I think what you're imagining is just "What if people use Rust to write bad SQL queries?" which again, not a data race. Stupid perhaps, unlikely to give them the results they expected, but not a data race.
I am thinking that data races in the scenario of multiple threads accessing a global variable is sold too often, and everything else gets ignored.
While a relevant progress versus what other systems languages are capable of, it still leaves too much out of the table, that tends to be ignored when discussing data consistency safety.
Stuff that usually requires formal methods or TLA+ approaches to guarantee everything goes as smooth as possible.
The context here, right up at the top of the thread where perhaps you've forgotten it, is that (safe) Rust gets you Sequential Consistency, since it has Data Race Freedom.
This makes debugging easier, in the important sense that humans don't seem to be equipped to debug non-trivial programs at all unless they exhibit Sequential Consistency. It's easy enough to write a program for modern computers which doesn't have Sequential Consistency, but it hurts your head too much to debug it.
With your C++ hat on, this might seem like a distinction that doesn't make a difference, lack of Data Race Freedom in a C++ program results in Undefined Behaviour, but so does a buffer overrun, null pointer dereference, signed overflow, and so many other trivial mistakes. So many that as I understand it an entire C++ sub-committee is trying to enumerate them. Thus for a C++ programmer of course any mistake can cause mysterious impossible-to-debug problems so Data Race Freedom doesn't seem important.
Try your Java hat. In Java data races can happen but they don't cause Undefined Behaviour. Write a Java program with a data race. It's hard to reason about what it's doing! It can seem as though some variables take on inexplicable values, or program control flow isn't what you wrote. If you introduce such a race into a complex system you should see that it would be impractical to debug it. Most likely you'd just add mitigations and go home. This is loss of Sequential Consistency in its tamest form, and this is what safe Rust promises to avert.
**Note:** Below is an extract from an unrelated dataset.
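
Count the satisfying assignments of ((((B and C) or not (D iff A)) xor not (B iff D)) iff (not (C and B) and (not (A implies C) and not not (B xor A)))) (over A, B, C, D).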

The Rustonomicon is not warning you about scary hidden problems in safe Rust, it's warning you about scary problems you need to care about when writing unsafe Rust, so that your unsafe Rust has appropriate safety rails before anybody else touches it.
// Safety: Can't touch this while anybody else might write
This reminds me of the mutex thing. Look at C++ std::mutex. You could implement exactly that in Rust. But, that's not what std::sync::Mutex is at all. Because if you implemented it in Rust, C++ std::mutex is either useless or unsafe and clearly we'd prefer neither.
But do you have some examples of Rust shared memory IPC that you believe are unsafe? It might be instructive to either show why they're actually safe after all or, alternatively, go add the unsafety explanations and work out what a safe wrapper would look like.